The saint knew a thing or two about feeling frustrated and disappointed, and shared words of encouragement. Anyone who’s worked in ministry for a long time has felt the temptations of disappointment and frustration. You see young people you carefully taught, and for whom you prayed, fall away from the Church; institutions you gave your life to build crumbling; you’ve given your mission all you’ve got yet it never seems to bear much fruit. It’s no wonder that burn-out is so high for those who work in ministry.
It turns out that St. John Henry Newman knew a thing or two about feeling frustrated and disappointed in one’s ministry. In his sermon “A Lesson for the Disappointed,” Newman wrote these words of encouragement for anyone in that situation. If you know the feeling, you’ll want to hold on to his words—maybe hang them on your wall. He begins by holding up as an example the prophet Jeremiah, whose hopes of success were “cut away” early in his ministry, so that he became resigned instead:
“I call resignation a more blessed frame of mind than sanguine hope of present success, because it is the truer, and the more consistent with our fallen state of being, and the more improving to our hearts; and because it is that for which the most eminent servants of God have been conspicuous.”
He writes that it’s natural to expect amazing results, but that this expectation shows a lack of experience:
“To expect great effects from our exertions for religious objects is natural indeed, and innocent, but it arises from inexperience of the kind of work we have to do,—to change the heart and will of man.”
Instead of working because you expect to see extraordinary fruit from your efforts, Newman advises us to do our duty faithfully, because it is God’s will, and to trust the end result to God alone:
It is a far nobler frame of mind, to labor, not with the hope of seeing the fruit of our labor, but for conscience’ sake, as a matter of duty; and again, in faith, trusting good will be done, though we see it not.
Perhaps most importantly, Newman reminds us that the fruit of our labors will happen on God’s timing, not ours, and that we must surrender control of our work and its results to Him:
Look through the Bible, and you will find God’s servants, even though they began with success, end with disappointment; not that God’s purposes or His instruments fail, but that the time for reaping what we have sown is hereafter, not here; that here there is no great visible fruit in any one man’s lifetime.

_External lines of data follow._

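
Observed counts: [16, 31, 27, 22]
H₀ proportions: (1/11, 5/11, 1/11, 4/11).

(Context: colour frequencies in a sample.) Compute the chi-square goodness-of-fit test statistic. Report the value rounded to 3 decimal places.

test statistic = 52.752

n = 96; E_i = n·p_i = [8.73, 43.64, 8.73, 34.91]
χ² = (16−8.73)²/8.73 + (31−43.64)²/43.64 + (27−8.73)²/8.73 + (22−34.91)²/34.91 = 52.7521
df = 3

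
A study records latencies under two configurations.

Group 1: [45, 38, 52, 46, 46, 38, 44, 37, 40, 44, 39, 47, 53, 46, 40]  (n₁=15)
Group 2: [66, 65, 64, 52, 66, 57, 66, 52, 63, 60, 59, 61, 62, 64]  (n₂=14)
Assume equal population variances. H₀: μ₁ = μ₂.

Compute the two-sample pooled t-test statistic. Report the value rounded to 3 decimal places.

x̄₁=43.667, s₁=4.952, n₁=15
x̄₂=61.214, s₂=4.775, n₂=14
s_p² = [14·4.952² + 13·4.775²]/27 = 23.6922
SE = √(s_p²·(1/15+1/14)) = 1.8088
t = (43.667−61.214)/1.8088 = -9.7012
df = 27

test statistic = -9.701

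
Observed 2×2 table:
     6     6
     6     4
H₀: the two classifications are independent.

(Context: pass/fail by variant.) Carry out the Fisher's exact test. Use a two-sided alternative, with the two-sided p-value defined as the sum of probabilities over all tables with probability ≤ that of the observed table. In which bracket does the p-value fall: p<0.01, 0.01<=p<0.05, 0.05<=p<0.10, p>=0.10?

p-value bracket: p>=0.10

Margins: r₁=12, r₂=10, c₁=12, c₂=10, n=22
p_obs = C(12,6)·C(10,6)/C(22,12); sum pmf over tables with pmf ≤ p_obs
p-value (two-sided) = 0.69136
→ bracket: p>=0.10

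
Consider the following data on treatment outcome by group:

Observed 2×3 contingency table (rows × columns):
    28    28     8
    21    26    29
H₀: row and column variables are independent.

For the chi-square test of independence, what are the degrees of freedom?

df = (r−1)(c−1) = (2−1)·(3−1) = 2

degrees of freedom = 2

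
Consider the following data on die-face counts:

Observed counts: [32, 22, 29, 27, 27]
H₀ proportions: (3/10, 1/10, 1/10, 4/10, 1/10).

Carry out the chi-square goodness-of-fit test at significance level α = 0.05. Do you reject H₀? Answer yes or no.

reject H₀: yes

n = 137; E_i = n·p_i = [41.10, 13.70, 13.70, 54.80, 13.70]
χ² = (32−41.10)²/41.10 + (22−13.70)²/13.70 + (29−13.70)²/13.70 + (27−54.80)²/54.80 + (27−13.70)²/13.70 = 51.1448
df = 4
p-value (upper-tail) = 0.00000
At α=0.05: p < α → reject H₀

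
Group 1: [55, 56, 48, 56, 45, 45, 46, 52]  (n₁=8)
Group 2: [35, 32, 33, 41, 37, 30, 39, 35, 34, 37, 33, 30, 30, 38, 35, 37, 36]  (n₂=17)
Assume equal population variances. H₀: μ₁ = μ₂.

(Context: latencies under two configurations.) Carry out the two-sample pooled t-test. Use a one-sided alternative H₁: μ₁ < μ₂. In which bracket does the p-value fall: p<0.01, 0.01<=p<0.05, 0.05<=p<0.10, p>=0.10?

x̄₁=50.375, s₁=4.926, n₁=8
x̄₂=34.824, s₂=3.226, n₂=17
s_p² = [7·4.926² + 16·3.226²]/23 = 14.6237
SE = √(s_p²·(1/8+1/17)) = 1.6396
t = (50.375−34.824)/1.6396 = 9.4851
df = 23
p-value (one-sided, H₁ less) = 1.00000
→ bracket: p>=0.10

p-value bracket: p>=0.10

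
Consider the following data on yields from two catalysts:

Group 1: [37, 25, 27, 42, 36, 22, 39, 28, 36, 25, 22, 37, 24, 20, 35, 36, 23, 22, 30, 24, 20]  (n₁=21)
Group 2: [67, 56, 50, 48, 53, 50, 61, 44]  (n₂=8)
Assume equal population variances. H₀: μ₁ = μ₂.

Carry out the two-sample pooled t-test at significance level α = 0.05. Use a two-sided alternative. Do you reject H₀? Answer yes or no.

reject H₀: yes

x̄₁=29.048, s₁=7.117, n₁=21
x̄₂=53.625, s₂=7.463, n₂=8
s_p² = [20·7.117² + 7·7.463²]/27 = 51.9566
SE = √(s_p²·(1/21+1/8)) = 2.9948
t = (29.048−53.625)/2.9948 = -8.2067
df = 27
p-value (two-sided) = 0.00000
At α=0.05: p < α → reject H₀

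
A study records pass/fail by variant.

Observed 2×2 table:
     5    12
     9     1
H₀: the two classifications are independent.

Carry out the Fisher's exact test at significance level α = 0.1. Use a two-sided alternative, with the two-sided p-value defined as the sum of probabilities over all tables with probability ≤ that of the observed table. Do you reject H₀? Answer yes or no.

reject H₀: yes

Margins: r₁=17, r₂=10, c₁=14, c₂=13, n=27
p_obs = C(17,5)·C(10,9)/C(27,14); sum pmf over tables with pmf ≤ p_obs
p-value (two-sided) = 0.00442
At α=0.1: p < α → reject H₀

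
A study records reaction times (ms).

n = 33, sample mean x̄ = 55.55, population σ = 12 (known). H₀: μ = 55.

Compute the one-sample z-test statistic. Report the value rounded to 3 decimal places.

SE = σ/√n = 12/√33 = 2.0889
z = (x̄−μ₀)/SE = (55.55−55)/2.0889 = 0.2633

test statistic = 0.263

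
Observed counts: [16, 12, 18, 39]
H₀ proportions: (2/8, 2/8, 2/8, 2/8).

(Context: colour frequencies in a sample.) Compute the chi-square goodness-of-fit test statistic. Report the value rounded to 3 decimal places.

test statistic = 20.647

n = 85; E_i = n·p_i = [21.25, 21.25, 21.25, 21.25]
χ² = (16−21.25)²/21.25 + (12−21.25)²/21.25 + (18−21.25)²/21.25 + (39−21.25)²/21.25 = 20.6471
df = 3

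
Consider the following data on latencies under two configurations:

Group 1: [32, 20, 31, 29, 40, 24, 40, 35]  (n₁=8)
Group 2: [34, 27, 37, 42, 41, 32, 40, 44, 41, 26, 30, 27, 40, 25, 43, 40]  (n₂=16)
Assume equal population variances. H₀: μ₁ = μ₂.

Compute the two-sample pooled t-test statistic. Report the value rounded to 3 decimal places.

x̄₁=31.375, s₁=7.090, n₁=8
x̄₂=35.562, s₂=6.752, n₂=16
s_p² = [7·7.090² + 15·6.752²]/22 = 47.0824
SE = √(s_p²·(1/8+1/16)) = 2.9712
t = (31.375−35.562)/2.9712 = -1.4094
df = 22

test statistic = -1.409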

This is a hard thing to hear—that most likely the greatest fruit of our labor will come after our lifetimes. But Newman’s honest advice is important for us to keep in mind, if we want to have the right approach and not grow discouraged. Accepting this truth is an exercise in trusting God.
Newman also offers these examples of holy men who didn’t see the fruits of their ministry during their lifetimes, but after their deaths:
- Moses, for instance, began with leading the Israelites out of Egypt in triumph; he ended at the age of 120 years, before his journey was finished and Canaan gained, one among the offending multitudes who were overthrown in the wilderness
- Samuel’s reformations ended in the people’s willfully choosing a king like the nations around them
- Elijah, after his successes, fled from Jezebel into the wilderness to mourn over his disappointments
- Isaiah, after Hezekiah’s religious reign, and the miraculous destruction of Sennacherib’s army, fell upon the evil days of his son Manasseh.
- Even in the successes of the first Christian teachers, the Apostles, the same rule is observed. After all the great works God enabled them to accomplish, they confessed before their death that what they experienced, and what they saw before them, was reverse and calamity, and that the fruit of their labor would not be seen, till Christ came to open the books and collect His saints from the four corners of the earth; this is the testimony of St. Peter, St. Paul, St. John, and St. Jude
The next time you feel discouraged in your ministry, remember the words of St. John Henry Newman. The greatest fruit of your work will most likely come after your lifetime. In the meantime, do your duty faithfully, trusting that God sees and knows all you do, and at the end of your days will welcome you as a good and faithful servant.